Ева посмотрела мне в самые глаза, склонила голову набок и ее волосы легли ей на плечо.
– Ты и сам знаешь, – тихо сказал она.
– Я знаю, – согласился я, – но мне надо услышать…
Но Ева не дала мне договорить. Мне даже показалось, что она меня и не слушает, потому что она смотрела куда-то чуточку мимо, а глаза ее с каждой секундой становились все веселей и искристей. А потом она вдруг схватила меня под ребра да как защекочет.
Как я боюсь щекотки! Но сейчас, не от щекотки даже, а больше от неожиданности я подскочил задницей на периле и взмыл вдруг в самые облака.
Сам бы я так точно не смог.
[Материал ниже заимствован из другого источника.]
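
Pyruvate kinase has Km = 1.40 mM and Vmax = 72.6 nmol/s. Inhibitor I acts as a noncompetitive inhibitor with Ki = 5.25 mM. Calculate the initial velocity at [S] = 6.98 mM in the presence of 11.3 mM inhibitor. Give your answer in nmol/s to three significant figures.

With α = 1 + [I]/Ki = 1 + 11.3/5.25 = 3.152, the noncompetitive rate law is v = (Vmax/α)·[S] / (Km + [S]).
v = (72.6/3.152)×6.98 / (1.40 + 6.98) = 160.8/8.380 = 19.2 nmol/s.

19.2 nmol/s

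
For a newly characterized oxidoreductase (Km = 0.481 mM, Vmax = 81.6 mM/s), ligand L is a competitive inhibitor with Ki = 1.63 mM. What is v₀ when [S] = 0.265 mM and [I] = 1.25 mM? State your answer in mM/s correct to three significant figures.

19.4 mM/s

With α = 1 + [I]/Ki = 1 + 1.25/1.63 = 1.767, the competitive rate law is v = Vmax[S] / (αKm + [S]).
v = 81.6×0.265 / (1.767×0.481 + 0.265) = 21.62/1.115 = 19.4 mM/s.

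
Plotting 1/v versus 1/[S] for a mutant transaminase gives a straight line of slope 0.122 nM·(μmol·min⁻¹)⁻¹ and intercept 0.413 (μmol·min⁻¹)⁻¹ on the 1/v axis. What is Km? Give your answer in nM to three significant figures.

0.295 nM

y-intercept = 1/Vmax ⇒ Vmax = 2.42 μmol·min⁻¹; slope = Km/Vmax ⇒ Km = slope × Vmax.
Km = 0.122 × 2.42 = 0.295 nM.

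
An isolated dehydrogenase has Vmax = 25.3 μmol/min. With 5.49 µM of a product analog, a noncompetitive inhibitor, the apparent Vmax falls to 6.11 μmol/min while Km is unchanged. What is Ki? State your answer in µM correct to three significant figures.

Noncompetitive: Vmax,app = Vmax/α with α = 1 + [I]/Ki.
α = Vmax/Vmax,app = 25.3/6.11 = 4.141.
Ki = [I]/(α − 1) = 5.49/3.141 = 1.75 µM.

1.75 µM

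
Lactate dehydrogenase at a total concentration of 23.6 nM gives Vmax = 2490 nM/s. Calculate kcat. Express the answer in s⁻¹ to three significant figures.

kcat = Vmax/[E]total = 2490 nM/s / 23.6 nM = 106 s⁻¹.

106 s⁻¹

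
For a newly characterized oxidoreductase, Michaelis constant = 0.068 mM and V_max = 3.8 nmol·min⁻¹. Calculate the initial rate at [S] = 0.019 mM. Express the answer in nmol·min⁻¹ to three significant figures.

v = Vmax·[S]/(Km + [S]) = 3.8 × 0.019 / (0.068 + 0.019)
  = 0.07220 / 0.08700 = 0.830 nmol·min⁻¹.

0.830 nmol·min⁻¹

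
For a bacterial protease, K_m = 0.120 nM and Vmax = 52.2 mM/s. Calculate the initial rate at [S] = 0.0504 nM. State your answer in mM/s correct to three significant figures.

15.4 mM/s

[S]/(Km+[S]) = 0.0504/0.1704 = 0.2958, the fractional saturation.
v = 0.2958 × Vmax = 0.2958 × 52.2 = 15.4 mM/s.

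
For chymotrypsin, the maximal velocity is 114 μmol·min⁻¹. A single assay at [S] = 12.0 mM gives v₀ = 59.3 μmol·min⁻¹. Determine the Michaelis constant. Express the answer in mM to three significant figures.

v/Vmax = 59.3/114 = 0.5202 = [S]/(Km+[S]).
So Km + [S] = [S]/0.5202 = 23.07 mM, giving Km = 23.07 − 12.0 = 11.1 mM.

11.1 mM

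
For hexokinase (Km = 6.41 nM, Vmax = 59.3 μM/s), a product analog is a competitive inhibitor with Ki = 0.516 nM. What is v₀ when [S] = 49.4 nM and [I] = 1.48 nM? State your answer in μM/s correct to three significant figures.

39.5 μM/s

With α = 1 + [I]/Ki = 1 + 1.48/0.516 = 3.868, the competitive rate law is v = Vmax[S] / (αKm + [S]).
v = 59.3×49.4 / (3.868×6.41 + 49.4) = 2929/74.20 = 39.5 μM/s.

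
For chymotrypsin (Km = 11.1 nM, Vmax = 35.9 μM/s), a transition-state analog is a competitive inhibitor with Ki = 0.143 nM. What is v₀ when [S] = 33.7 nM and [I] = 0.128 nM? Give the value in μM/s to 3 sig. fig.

With α = 1 + [I]/Ki = 1 + 0.128/0.143 = 1.895, the competitive rate law is v = Vmax[S] / (αKm + [S]).
v = 35.9×33.7 / (1.895×11.1 + 33.7) = 1210/54.74 = 22.1 μM/s.

22.1 μM/s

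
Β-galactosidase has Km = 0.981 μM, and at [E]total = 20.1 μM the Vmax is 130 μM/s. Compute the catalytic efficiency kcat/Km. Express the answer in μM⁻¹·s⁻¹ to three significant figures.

6.59 μM⁻¹·s⁻¹

kcat = Vmax/[E]total = 130/20.1 = 6.47 s⁻¹.
kcat/Km = 6.47/0.981 = 6.59 μM⁻¹·s⁻¹.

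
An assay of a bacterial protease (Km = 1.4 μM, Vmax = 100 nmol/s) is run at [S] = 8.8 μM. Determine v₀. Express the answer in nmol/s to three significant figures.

[S]/(Km+[S]) = 8.8/10.20 = 0.8627, the fractional saturation.
v = 0.8627 × Vmax = 0.8627 × 100 = 86.3 nmol/s.

86.3 nmol/s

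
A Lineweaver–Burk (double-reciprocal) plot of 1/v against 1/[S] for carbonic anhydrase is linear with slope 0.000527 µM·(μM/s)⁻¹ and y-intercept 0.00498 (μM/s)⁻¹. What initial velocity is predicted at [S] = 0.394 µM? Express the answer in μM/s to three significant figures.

The y-intercept is 1/Vmax, so Vmax = 1/0.00498 = 201 μM/s.
The slope is Km/Vmax, so Km = 0.000527 × 201 = 0.106 µM.
Then v = 201 × 0.394/(0.106 + 0.394) = 158 μM/s.

158 μM/s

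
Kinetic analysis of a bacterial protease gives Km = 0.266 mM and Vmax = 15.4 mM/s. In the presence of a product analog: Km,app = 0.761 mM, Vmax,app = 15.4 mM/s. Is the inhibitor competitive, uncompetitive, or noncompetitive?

competitive

Km increases (0.266 → 0.761 mM) while Vmax is unchanged — the hallmark of competitive inhibition.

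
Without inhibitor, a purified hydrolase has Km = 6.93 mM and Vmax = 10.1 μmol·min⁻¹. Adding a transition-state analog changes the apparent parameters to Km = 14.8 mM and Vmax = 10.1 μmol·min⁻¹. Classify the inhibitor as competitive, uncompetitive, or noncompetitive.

competitive

Km increases (6.93 → 14.8 mM) while Vmax is unchanged — the hallmark of competitive inhibition.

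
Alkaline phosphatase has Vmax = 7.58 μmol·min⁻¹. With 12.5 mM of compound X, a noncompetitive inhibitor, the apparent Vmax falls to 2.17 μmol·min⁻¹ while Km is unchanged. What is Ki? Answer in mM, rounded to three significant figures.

5.01 mM

Noncompetitive: Vmax,app = Vmax/α with α = 1 + [I]/Ki.
α = Vmax/Vmax,app = 7.58/2.17 = 3.493.
Since α = 1 + [I]/Ki, [I]/Ki = 3.493 − 1 = 2.493 and Ki = 12.5/2.493 = 5.01 mM.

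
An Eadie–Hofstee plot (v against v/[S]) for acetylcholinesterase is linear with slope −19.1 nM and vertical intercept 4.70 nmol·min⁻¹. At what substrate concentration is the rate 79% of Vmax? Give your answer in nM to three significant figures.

The Eadie–Hofstee slope gives Km = 19.1 nM (slope = −Km).
v/Vmax = [S]/(Km+[S]) = 0.79 ⇒ [S] = Km·0.79/(1−0.79) = 19.1 × 3.762 = 71.9 nM.

71.9 nM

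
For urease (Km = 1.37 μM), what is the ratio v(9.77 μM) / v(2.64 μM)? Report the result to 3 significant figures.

Since Vmax cancels, v₂/v₁ = [S]₂(Km+[S]₁) / [S]₁(Km+[S]₂).
= 9.77×(1.37+2.64) / (2.64×(1.37+9.77)) = 39.18/29.41 = 1.33.

1.33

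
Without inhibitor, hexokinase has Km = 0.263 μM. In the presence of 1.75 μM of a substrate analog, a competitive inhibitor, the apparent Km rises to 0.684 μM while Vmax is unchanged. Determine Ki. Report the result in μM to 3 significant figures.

1.09 μM

Competitive: Km,app = α·Km with α = 1 + [I]/Ki.
α = Km,app/Km = 0.684/0.263 = 2.601.
Ki = [I]/(α − 1) = 1.75/1.601 = 1.09 μM.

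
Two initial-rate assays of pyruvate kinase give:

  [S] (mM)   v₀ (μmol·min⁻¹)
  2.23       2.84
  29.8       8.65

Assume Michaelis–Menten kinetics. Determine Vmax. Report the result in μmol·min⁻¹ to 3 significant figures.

10.4 μmol·min⁻¹

In reciprocal form, 1/v = (Km/Vmax)·(1/[S]) + 1/Vmax. The two points give (1/[S], 1/v) = (0.4484, 0.3521) and (0.03356, 0.1156).
Slope = (0.3521 − 0.1156)/(0.4484 − 0.03356) = 0.5701; intercept = 0.3521 − 0.5701×0.4484 = 0.09648.
Vmax = 1/intercept = 10.4 μmol·min⁻¹; Km = slope × Vmax = 0.5701 × 10.4 = 5.91 mM.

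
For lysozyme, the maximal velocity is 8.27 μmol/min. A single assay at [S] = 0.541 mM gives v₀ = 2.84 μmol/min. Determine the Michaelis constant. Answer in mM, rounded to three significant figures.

1.03 mM

From v = Vmax[S]/(Km+[S]), Km = [S](Vmax − v)/v.
Km = 0.541 × (8.27 − 2.84) / 2.84 = 2.938/2.84 = 1.03 mM.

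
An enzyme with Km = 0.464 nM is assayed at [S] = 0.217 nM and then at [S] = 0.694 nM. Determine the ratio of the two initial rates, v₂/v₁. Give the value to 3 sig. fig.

The fractional saturations are [S]/(Km+[S]) = 0.217/0.6810 = 0.3186 and 0.694/1.158 = 0.5993.
v₂/v₁ is just their ratio: 0.5993/0.3186 = 1.88.

1.88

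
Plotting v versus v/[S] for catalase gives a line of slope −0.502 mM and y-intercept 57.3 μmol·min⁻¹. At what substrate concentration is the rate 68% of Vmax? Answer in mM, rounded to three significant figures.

The Eadie–Hofstee slope gives Km = 0.502 mM (slope = −Km).
v/Vmax = [S]/(Km+[S]) = 0.68 ⇒ [S] = Km·0.68/(1−0.68) = 0.502 × 2.125 = 1.07 mM.

1.07 mM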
Что-то подхватило меня со спины под подмышки, подкинуло высоко-высоко, поймало, ловко перевернуло, очень знакомо эйкнуло и свесило меня с перилы в пустоту пересохшего озерца зажав в своих лапищах мои лодыжки – Женя-то тут откуда вдруг взялся?!
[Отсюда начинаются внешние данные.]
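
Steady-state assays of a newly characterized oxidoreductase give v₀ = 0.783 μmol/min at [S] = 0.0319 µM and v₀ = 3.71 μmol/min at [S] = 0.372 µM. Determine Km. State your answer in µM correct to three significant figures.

From v = Vmax[S]/(Km+[S]), each point gives Vmax = v(Km+[S])/[S].
Equating: 0.783(Km+0.0319)/0.0319 = 3.71(Km+0.372)/0.372.
24.55·Km + 0.783 = 9.973·Km + 3.71, so (24.55 − 9.973)·Km = 3.71 − 0.783.
Km = 2.927/14.57 = 0.201 µM; then Vmax = 0.783(0.201+0.0319)/0.0319 = 5.71 μmol/min.

0.201 µM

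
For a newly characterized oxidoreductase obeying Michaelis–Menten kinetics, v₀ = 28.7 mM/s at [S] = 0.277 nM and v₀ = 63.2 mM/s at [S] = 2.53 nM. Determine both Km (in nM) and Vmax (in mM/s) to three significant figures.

In reciprocal form, 1/v = (Km/Vmax)·(1/[S]) + 1/Vmax. The two points give (1/[S], 1/v) = (3.610, 0.03484) and (0.3953, 0.01582).
Slope = (0.03484 − 0.01582)/(3.610 − 0.3953) = 0.005916; intercept = 0.03484 − 0.005916×3.610 = 0.01348.
Vmax = 1/intercept = 74.2 mM/s; Km = slope × Vmax = 0.005916 × 74.2 = 0.439 nM.

Km = 0.439 nM; Vmax = 74.2 mM/s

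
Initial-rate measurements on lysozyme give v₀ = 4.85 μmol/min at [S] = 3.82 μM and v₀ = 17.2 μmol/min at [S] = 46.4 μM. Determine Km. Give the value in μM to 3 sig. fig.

13.7 μM

In reciprocal form, 1/v = (Km/Vmax)·(1/[S]) + 1/Vmax. The two points give (1/[S], 1/v) = (0.2618, 0.2062) and (0.02155, 0.05814).
Slope = (0.2062 − 0.05814)/(0.2618 − 0.02155) = 0.6163; intercept = 0.2062 − 0.6163×0.2618 = 0.04486.
Vmax = 1/intercept = 22.3 μmol/min; Km = slope × Vmax = 0.6163 × 22.3 = 13.7 μM.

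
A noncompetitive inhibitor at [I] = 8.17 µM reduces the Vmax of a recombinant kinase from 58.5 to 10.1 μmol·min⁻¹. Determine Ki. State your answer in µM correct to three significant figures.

Noncompetitive: Vmax,app = Vmax/α with α = 1 + [I]/Ki.
α = Vmax/Vmax,app = 58.5/10.1 = 5.792.
Since α = 1 + [I]/Ki, [I]/Ki = 5.792 − 1 = 4.792 and Ki = 8.17/4.792 = 1.70 µM.

1.70 µM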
Я барахтался и бил лодыжками об чугунную перилу, попробовал подтянуться наверх, но, конечно, этого я не смог и вдруг решимость выпутаться из Жениных лапищь покинула меня и я покорно свесился.
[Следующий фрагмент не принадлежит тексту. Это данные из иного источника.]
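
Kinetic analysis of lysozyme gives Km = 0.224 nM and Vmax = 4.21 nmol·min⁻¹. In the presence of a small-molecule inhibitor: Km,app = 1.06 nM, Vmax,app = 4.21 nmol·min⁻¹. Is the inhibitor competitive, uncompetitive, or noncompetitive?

Km increases (0.224 → 1.06 nM) while Vmax is unchanged — the hallmark of competitive inhibition.

competitive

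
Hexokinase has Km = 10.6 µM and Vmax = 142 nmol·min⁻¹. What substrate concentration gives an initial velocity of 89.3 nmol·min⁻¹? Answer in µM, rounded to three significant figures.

18.0 µM

Rearranging v = Vmax[S]/(Km+[S]) gives [S] = Km·v/(Vmax − v).
[S] = 10.6 × 89.3 / (142 − 89.3) = 946.6/52.70 = 18.0 µM.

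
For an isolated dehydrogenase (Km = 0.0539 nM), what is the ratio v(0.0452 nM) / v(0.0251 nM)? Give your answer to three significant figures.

1.44

Since Vmax cancels, v₂/v₁ = [S]₂(Km+[S]₁) / [S]₁(Km+[S]₂).
= 0.0452×(0.0539+0.0251) / (0.0251×(0.0539+0.0452)) = 0.003571/0.002487 = 1.44.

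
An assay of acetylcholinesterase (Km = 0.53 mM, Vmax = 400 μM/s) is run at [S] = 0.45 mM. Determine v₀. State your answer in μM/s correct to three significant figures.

[S]/(Km+[S]) = 0.45/0.9800 = 0.4592, the fractional saturation.
v = 0.4592 × Vmax = 0.4592 × 400 = 184 μM/s.

184 μM/s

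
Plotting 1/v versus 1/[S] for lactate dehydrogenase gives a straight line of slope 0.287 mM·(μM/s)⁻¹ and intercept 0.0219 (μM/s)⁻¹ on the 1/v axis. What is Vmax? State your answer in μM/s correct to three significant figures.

The y-intercept of a Lineweaver–Burk plot equals 1/Vmax, so Vmax = 1/0.0219 = 45.7 μM/s.

45.7 μM/s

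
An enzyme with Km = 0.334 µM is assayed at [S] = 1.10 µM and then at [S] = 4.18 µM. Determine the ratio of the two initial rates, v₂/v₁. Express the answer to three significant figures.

The fractional saturations are [S]/(Km+[S]) = 1.10/1.434 = 0.7671 and 4.18/4.514 = 0.9260.
v₂/v₁ is just their ratio: 0.9260/0.7671 = 1.21.

1.21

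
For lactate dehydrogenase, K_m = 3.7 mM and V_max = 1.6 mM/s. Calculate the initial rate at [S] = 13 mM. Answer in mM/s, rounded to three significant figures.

v = Vmax·[S]/(Km + [S]) = 1.6 × 13 / (3.7 + 13)
  = 20.80 / 16.70 = 1.25 mM/s.

1.25 mM/s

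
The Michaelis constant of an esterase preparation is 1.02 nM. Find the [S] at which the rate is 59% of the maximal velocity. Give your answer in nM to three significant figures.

v/Vmax = [S]/(Km+[S]) = 0.59, so [S] = Km·0.59/(1 − 0.59) = 1.02 × 1.439.
[S] = 1.47 nM.

1.47 nM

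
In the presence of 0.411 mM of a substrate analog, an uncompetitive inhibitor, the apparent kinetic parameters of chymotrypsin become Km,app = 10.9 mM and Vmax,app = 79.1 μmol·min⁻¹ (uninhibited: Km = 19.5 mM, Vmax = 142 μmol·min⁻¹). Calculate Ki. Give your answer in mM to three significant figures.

0.517 mM

Uncompetitive: Vmax,app = Vmax/α (and Km,app = Km/α) with α = 1 + [I]/Ki.
α = Vmax/Vmax,app = 142/79.1 = 1.795.
Since α = 1 + [I]/Ki, [I]/Ki = 1.795 − 1 = 0.7952 and Ki = 0.411/0.7952 = 0.517 mM.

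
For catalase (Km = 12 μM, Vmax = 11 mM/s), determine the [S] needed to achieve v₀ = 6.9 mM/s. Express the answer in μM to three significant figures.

Rearranging v = Vmax[S]/(Km+[S]) gives [S] = Km·v/(Vmax − v).
[S] = 12 × 6.9 / (11 − 6.9) = 82.80/4.100 = 20.2 μM.

20.2 μM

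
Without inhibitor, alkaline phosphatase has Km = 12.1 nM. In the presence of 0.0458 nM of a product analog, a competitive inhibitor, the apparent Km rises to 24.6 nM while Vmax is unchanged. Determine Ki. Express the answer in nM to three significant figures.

0.0443 nM

Competitive: Km,app = α·Km with α = 1 + [I]/Ki.
α = Km,app/Km = 24.6/12.1 = 2.033.
Since α = 1 + [I]/Ki, [I]/Ki = 2.033 − 1 = 1.033 and Ki = 0.0458/1.033 = 0.0443 nM.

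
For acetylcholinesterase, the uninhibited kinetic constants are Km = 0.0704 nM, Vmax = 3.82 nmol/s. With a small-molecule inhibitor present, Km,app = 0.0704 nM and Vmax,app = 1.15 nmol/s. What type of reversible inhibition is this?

noncompetitive

Vmax decreases (3.82 → 1.15 nmol/s) while Km is unchanged — pure noncompetitive inhibition.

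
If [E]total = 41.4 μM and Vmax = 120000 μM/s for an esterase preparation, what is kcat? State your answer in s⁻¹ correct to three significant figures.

kcat = Vmax/[E]total = 120000 μM/s / 41.4 μM = 2900 s⁻¹.

2900 s⁻¹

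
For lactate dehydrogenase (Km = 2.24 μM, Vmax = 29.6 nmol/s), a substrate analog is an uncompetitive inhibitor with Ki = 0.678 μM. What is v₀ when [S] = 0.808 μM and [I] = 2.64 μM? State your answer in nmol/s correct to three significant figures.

3.86 nmol/s

With α = 1 + [I]/Ki = 1 + 2.64/0.678 = 4.894, the uncompetitive rate law is v = (Vmax/α)·[S] / (Km/α + [S]).
v = (29.6/4.894)×0.808 / (2.24/4.894 + 0.808) = 4.887/1.266 = 3.86 nmol/s.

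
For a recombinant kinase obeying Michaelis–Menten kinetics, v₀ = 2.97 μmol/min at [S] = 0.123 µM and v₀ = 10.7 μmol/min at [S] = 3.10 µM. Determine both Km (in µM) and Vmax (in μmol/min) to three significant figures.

Km = 0.374 µM; Vmax = 12.0 μmol/min

From v = Vmax[S]/(Km+[S]), each point gives Vmax = v(Km+[S])/[S].
Equating: 2.97(Km+0.123)/0.123 = 10.7(Km+3.10)/3.10.
24.15·Km + 2.97 = 3.452·Km + 10.7, so (24.15 − 3.452)·Km = 10.7 − 2.97.
Km = 7.730/20.69 = 0.374 µM; then Vmax = 2.97(0.374+0.123)/0.123 = 12.0 μmol/min.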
А чего это я так рано сдаюсь, мне так вдруг обидно это стало и я строго приказал Жене:
– Отпусти меня!
Ну Женя и отпустил, озадачено эйкнув – с соображалкой у Жени всегда было туго. Женя отпустил меня, а я шмякнулся всем телом на дно озерца да так и закаменел. Все замерло, ни звука.
Как же Жене легко победить меня, ничего-то ему для этого не надо, напрягаться даже не надо – так, одним пальчиком! А если он и новенькую также, раз и отнимет, ему ведь и это ничего не стоит. Отнимет – новенькую, которая только лишь стала Евой из новенькой, Еву, которой дал имя я – отнимет. А я не дам, не дам! Вот сейчас ты меня победил, а новенькую – не дам; сейчас – пожалуйста, а новенькую – нет. А пока – наслаждайся своей победой, Женя, но без меня – я умер и ты – мой убийца.
Тишину разбил Женя, досадливо и разочарованно:
– Эй, – протянул он.
Смотри-ка кто это у нас тут разочарован! – ты думал, болван чугунный, что я что, полечу, что ли, когда ты меня отпустишь?!
– Эй, – позвал меня Женя, а я ровным счетом ноль внимания на него.
Лежу, умер.
Я услышал топот Жениых ножищ, хлопóк подошв о дно озерца, должно быть Женя красиво перепрыгнул через кованную перилу мостка, как я тогда собирался. Снова шаги где-то совсем уже рядом и – Женя сует свои лапищи мне в подмышки, пытается подцепить меня и поднять на ноги, но я так плотно прижал руки к себе, что у Жени все никак это не получается.
– Эй! – позвал меня Женя и хлопнул меня зачем-то по плечу. – Что с тобой?
– Трупное окоченение со мной! – огрызнулся я и не пошевелился даже.
– Тебе холодно? – удивился Женя.
– Почему это холодно? – не понял я.
– Ну, – протянул он, – закоченение, сам сказал.
Мне надоело валяться на полу и изображать из себя труп; я встал и встал я напротив Жени.
Я вытянулся и вытянул каждый позвонок своей спины чтоб быть выше, но мой нос все равно дотянулся только до бескрайней Жениной груди. Так я простоял грозно уткнувшись носом в Женькину грудь с минуту где-то. Затем я занес руку, сжал ее в кулак и сильно как только смог ударил бронзового гиганта по плечу. Женя даже не покачнулся от моего удара. Наверно моему кулаку куда больней от Жени, чем Жене от моего кулака – Женя не поморщился даже.
– Женя! – задрав голос, сказал я. – Тебе бы понравилось, если бы с тобой поступили также?